Vous entendez faire de Fès l’un des lieux majeurs d’une sorte d’internationale soufie pour contrer l’influence du wahhabisme très forte en Afrique ?
Ce serait trop restrictif de dire que c’est pour contrer le wahhabisme dont l’histoire, très récente [18e siècle], ne peut être comparée à la richesse du patrimoine soufi [né en même temps que l’islam au 8esiècle].
Pour simplifier : de la même manière que l’Arabie saoudite est exportatrice du wahhabisme, le Maroc, qui est imbibé de soufisme, a vocation à contribuer à son rayonnement en Afrique.
Toutefois, les Marocains ne sont eux-mêmes pas épargnés par la pénétration d’autres courants islamiques et ils ont eux aussi besoin de repères. Fès est donc un lieu qui permet une réflexion et une expression libres. C’est un écrin de la civilisation islamique, face au désarroi dans lequel Daech plonge de nombreux croyants.
Pour les non-initiés, le soufisme peut paraître confrérique et même fermé. C’est ce qui explique sa confidentialité ?
L’histoire du soufisme est d’abord populaire. Autrefois, le soufisme était culturel et naturellement intégré dans le quotidien des musulmans. Cette réalité est toujours très présente, mais elle est moins perceptible dans la culture moderne.
Avec ce festival, par-delà les limites de telle ou telle confrérie, nous ramenons cette réalité sur la place publique. À Fès, des liens très forts existent avec la grande mosquée de la Qarawiyine, avec la Tariqa Tijanya dont le tombeau du fondateur Cheikh Ahmed Tidjane Chérif, se trouve dans la ville et donne lieu à un pèlerinage. L’islam soufi de rite malékite irrigue l’Afrique de l’Ouest et la relation historique est très profonde entre les confréries et les théologiens de part et d’autre du Sahara.

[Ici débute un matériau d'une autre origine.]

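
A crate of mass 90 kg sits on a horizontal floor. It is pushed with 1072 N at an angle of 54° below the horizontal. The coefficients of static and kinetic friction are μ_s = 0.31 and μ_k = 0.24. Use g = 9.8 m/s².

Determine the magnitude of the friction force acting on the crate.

N = m g + P sin α = 882 + 1072×sin 54° = 1749 N.
For equilibrium, f = P cos α = 1072×cos 54° = 630.1 N.
μ_s N = 0.31 × 1749 = 542.3 N.
The required friction exceeds μ_s N, so the crate moves and f = μ_k N = 420 N.

f ≈ 420 N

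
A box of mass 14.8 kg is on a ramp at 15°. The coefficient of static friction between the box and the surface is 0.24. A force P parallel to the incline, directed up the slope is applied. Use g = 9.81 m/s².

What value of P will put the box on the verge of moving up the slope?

P ≈ 71.2 N

At impending motion up the slope, friction acts down-slope at its limit: f = μ_s N.
P is parallel to the surface, so N = m g cos θ = 140 N.
Along the incline: P = m g sin θ + μ_s N = 37.6 + 0.24×140 = 71.2 N.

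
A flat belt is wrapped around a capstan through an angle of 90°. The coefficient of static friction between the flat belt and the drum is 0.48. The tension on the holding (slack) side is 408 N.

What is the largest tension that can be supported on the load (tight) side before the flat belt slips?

At impending slip the capstan equation gives T₂/T₁ = e^{μβ} with β in radians.
β = 90° × π/180 = 1.571 rad.
e^{μβ} = e^{0.48×1.571} = 2.125.
T₂ = T₁ · e^{μβ} = 408 × 2.125 = 867 N.

T_max ≈ 867 N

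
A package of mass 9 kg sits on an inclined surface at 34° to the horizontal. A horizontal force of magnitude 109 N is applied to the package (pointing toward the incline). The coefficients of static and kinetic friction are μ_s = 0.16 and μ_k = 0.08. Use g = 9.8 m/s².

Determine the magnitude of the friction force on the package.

f ≈ 10.7 N (down the incline)

Normal direction: N = m g cos θ + P sin θ = 134.1 N.
Along the incline, the net driving force (taking up-slope positive) is P cos θ − m g sin θ = 90.37 − 49.32 = 41.04 N, so equilibrium requires friction f = -41.04 N (down-slope).
Maximum static friction: μ_s N = 0.16 × 134.1 = 21.45 N.
The required 41.04 N exceeds the static limit, so the package slides up-slope and f = μ_k N = 0.08×134.1 = 10.7 N.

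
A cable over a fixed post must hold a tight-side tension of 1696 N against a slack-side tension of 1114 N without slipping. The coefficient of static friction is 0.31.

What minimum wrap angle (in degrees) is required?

β_min ≈ 77.7°

T₂/T₁ = e^{μβ} → β = ln(T₂/T₁)/μ.
β = ln(1696/1114)/0.31 = 0.4203/0.31 = 1.356 rad.
In degrees: β = 1.356 × 180/π = 77.7°.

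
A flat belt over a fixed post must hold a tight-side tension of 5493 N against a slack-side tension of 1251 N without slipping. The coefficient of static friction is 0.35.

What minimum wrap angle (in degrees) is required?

T₂/T₁ = e^{μβ} → β = ln(T₂/T₁)/μ.
β = ln(5493/1251)/0.35 = 1.48/0.35 = 4.227 rad.
In degrees: β = 4.227 × 180/π = 242°.

β_min ≈ 242°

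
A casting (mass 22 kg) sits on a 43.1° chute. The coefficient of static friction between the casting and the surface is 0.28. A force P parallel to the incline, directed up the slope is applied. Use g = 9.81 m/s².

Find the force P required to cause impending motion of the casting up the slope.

At impending motion up the slope, friction acts down-slope at its limit: f = μ_s N.
P is parallel to the surface, so N = m g cos θ = 158 N.
Along the incline: P = m g sin θ + μ_s N = 147 + 0.28×158 = 192 N.

P ≈ 192 N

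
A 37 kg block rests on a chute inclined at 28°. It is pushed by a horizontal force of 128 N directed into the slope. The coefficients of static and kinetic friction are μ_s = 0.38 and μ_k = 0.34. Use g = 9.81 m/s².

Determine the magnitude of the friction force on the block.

f ≈ 57.4 N (up the incline)

Resolve perpendicular to the incline: N = m g cos θ + P sin θ = 37×9.81×cos 28° + 128×sin 28° = 380.6 N.
Along the incline, the net driving force (taking up-slope positive) is P cos θ − m g sin θ = 113 − 170.4 = -57.39 N, so equilibrium requires friction f = 57.39 N (up-slope).
Maximum static friction: μ_s N = 0.38 × 380.6 = 144.6 N.
|f_req| = 57.39 ≤ 144.6 N → the block is in equilibrium; friction equals the required value.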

Je crois qu’aujourd’hui il faut aller au-delà du soufisme maraboutique et confrérique. En Afrique, je rencontre beaucoup d’érudits qui sont parfois gênés que l’islam ne soit réduit qu’à cela. Or il y a d’autres richesses dans notre civilisation en partage : la science, l’art…
Comment contrer le prosélytisme de groupes islamistes radicaux qui maîtrisent les moyens de communication modernes ?
Les islamistes radicaux sont au fond très matérialistes parce qu’ils proposent une consommation de l’extrémisme. Ils font du business, s’accaparent du pouvoir politique et économique au nom de la religion dont ils n’extraient que l’aspect matérialiste. Le djihadisme est le fils monstrueux de l’ultra-libéralisme.
Je pense et je veux croire qu’il y a un besoin de spiritualité chez les jeunes dont une partie est détournée par ces groupes. Un jeune qui ressent un besoin de quête spirituelle peut être embrigadé. Il nous faut donc faire rempart par la spiritualité.
Quid de l’instrumentalisation politique du soufisme par les Etats ?
Au Maroc, le roi Mohammed VI reconnaît et soutient le soufisme comme pilier de l’histoire du pays. En Algérie pendant longtemps, les autorités ont fait reculer le soufisme et le patrimoine de la pensée de l’émir Abdelkadder était presque ignoré. Aujourd’hui, le soufisme y est revalorisé. Est-ce une instrumentalisation ? En Tunisie aussi, le soufisme a été mis à mal mais on constate désormais un regain d’intérêt de la part des autorités. Défendre un patrimoine culturel soufi est une urgence qui échappe à des velléités d’instrumentalisation politique. Au fond, c’est une guerre culturelle.